🤖 AI Summary
This work addresses the challenge of designing dynamic server allocation strategies in cloud computing. We propose a semi-Markov decision process (SMDP) analytical model to quantify, for the first time, the performance gap between several lightweight state-dependent routing policies and the theoretical optimum. Focusing on multi-site systems under a load-aware scheduling framework, we characterize the fundamental mechanism by which state information exploitation enhances the latency–cost trade-off in dynamic allocation. Our analysis shows that, under typical workloads, simple policies incur less than 15% degradation in response latency relative to the optimal policy—demonstrating strong engineering practicality.
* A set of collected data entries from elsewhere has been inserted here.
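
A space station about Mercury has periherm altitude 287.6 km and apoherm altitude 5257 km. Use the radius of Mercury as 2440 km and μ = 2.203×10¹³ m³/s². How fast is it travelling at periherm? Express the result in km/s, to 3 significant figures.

v ≈ 3.45 km/s

r_p = 2440 + 287.6 = 2727.6 km = 2.7276×10⁶ m.
r_a = 2440 + 5257 = 7697.0 km = 7.6970×10⁶ m.
Semi-major axis a = (r_p + r_a)/2 = 5212.3 km = 5.212×10⁶ m.
Vis-viva: v² = μ(2/r − 1/a) = 2.203×10¹³ × (7.332×10⁻⁷ − 1.919×10⁻⁷) = 1.193×10⁷ m²/s².
v = 3454 m/s = 3.454 km/s.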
The study establishes a tractable, analytically solvable benchmark model for dynamic resource allocation and provides theoretical justification for deploying lightweight policies in large-scale cloud systems. It thus introduces a new paradigm for resource scheduling that jointly optimizes service quality and operational cost.
📝 Abstract
Cloud computing enables the dynamic provisioning of server resources. To exploit this opportunity, a policy is needed for dynamically allocating (and deallocating) servers in response to the current load conditions. In this paper we describe several simple policies for dynamic server allocation and develop analytic models for their analysis. We also design semi-Markov decision models that enable determination of the performance achieved with optimal policies, allowing us to quantify the performance gap between simple, easily implemented policies, and optimal policies. Finally, we apply our models to study the potential performance benefits of state-dependent routing in multi-site systems when using dynamic server allocation at each site. Insights from our results are valuable to service providers wanting to balance cloud service costs and delays.